Et ſi au patron de ce faſcheux & chagrin monde rien ne preſtant, vous figurez l’autre petit monde, qui eſt l’home, vous y trouuerez vn terrible tintamarre. La teſte ne vouldra preſter la veue de ſes œilz, pour guider les piedz & les mains. Les piedz ne la daigneront porter : les mains ceſſeront de trauailler pour elle. Le cœur ſe faſchera de tant ſe mouuoir pour les pouls des membres, & ne leurs preſtera plus. Le poulmon ne luy fera preſt de ſes ſouffletz. Le foye en luy enuoyra ſang pour ſon entretien. La veſſie ne vouldra eſtre debitrice aux roignons : l’vrine ſera ſupprimée. Le cerueau conſiderant ce train deſnaturé, ſe mettra en reſuerie, & ne baillera ſentement es nerfz, ne mouuement es muſcles. Somme, en ce monde deſrayé, rien ne debuant, rien ne preſtant, rien ne empruntant, vous voirez vne conſpiration plus pernicieuſe, que n’a figuré Æſope en ſon Apologue[14]. Et perira ſans doubte : non perira ſeulement : mais bien toſt perira, feuſt ce Æſculapius meſmes[15]. Et ira ſoubdain le corps en putrefaction : l’ame toute indignée prendra courſe à tous les Diables, apres mon argent.

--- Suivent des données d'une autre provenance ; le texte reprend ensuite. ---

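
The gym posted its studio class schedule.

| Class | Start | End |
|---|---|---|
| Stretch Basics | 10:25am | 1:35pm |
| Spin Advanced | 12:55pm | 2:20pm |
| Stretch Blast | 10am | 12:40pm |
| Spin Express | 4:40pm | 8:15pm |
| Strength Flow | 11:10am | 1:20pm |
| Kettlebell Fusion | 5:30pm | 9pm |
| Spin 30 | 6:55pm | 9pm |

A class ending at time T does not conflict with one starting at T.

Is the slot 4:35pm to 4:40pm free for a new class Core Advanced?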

  1. Dis. Pluton. Voyez la Table des noms.
  2. Plus ayment la manche que le braz. Jeu de mots sur manche, pris au sens de mancia, italien, pour épingles, paragante, présent. Ailleurs (t. II, p. 301) Rabelais parle de « la grande manche que demandent les courtiſanes Romaines. »
  3. Les bleds & vins raualler en pris. Il y avait eu en 1531 une terrible famine, pendant laquelle le roi avait pris les mesures qu’on croyait alors les meilleures pour faire baisser le prix des grains. « Le Roy citant à Compienne, pour ſubuenir à ſon paouure peuple, qui auoyt faulte de bleds, & aduerty que les marchans de bleds, & aultres, les vendoyent en leurs greniers, à qui bon leur ſembloyt, en ſorte que les paouures n’en pouoyent auoyr, qu’apres les riches… decreta lettres patentes on moys d’Octobre mil cinq cents trente vng… portans inhibitions & defenſes de vendre… leurs bleds en leurs greniers… & ailleurs qu’aux publics marchés. » (Bouchet, les Annales d’Aquitaine. 1545, fol. 260, V).
  4. Excluſiuement. Voyez ci-dessus, p. 160, la note sur la l. 5 de la p. 217.*

    *

  5. Xenocrates. « Il faiſoit monter à 100200000 le nombre des ſyllabes que les lettres de l’Alphabet Grec pouvoient former par leurs mélanges & tranſpoſitions. Voiez les Additions de l’interpréte François à la vie de Xénocrate dans Diogéne Laërce. » (Le Duchat)
  6. La paſſion de Saulmur. Cette représentation de la Passion a eu lieu en 1534. Jean Bouchet, l’ami de Rabelais, donne à ce sujet de curieux détails, dans son Epiſtre LXXXIX. Voyez Histoire du théâtre en France : les mystères, par L. Petit de Julleville, t. II, p. 125-127. — Ailleurs (t. II, p. 318), Rabelais cite avec éloge « la diablerie de Saulmur. »
  7. Deſcripte par Heſiode. Voyez Travaux et Jours, v. 289.
  8. Chaine Homericque. Voyez Iliade, VIII, 18, et XV, 18.
  9. Aër. Lisez aer.
  10. Aloides. Virgile (Énéide, VI, 582) parle ainsi de ces géants :

    Hic et Aloidas geminos immania vidi
    Corpora, qui manibus magnum rescindere cœlum
    Aggressi, superisque Jovem detrudere regnis.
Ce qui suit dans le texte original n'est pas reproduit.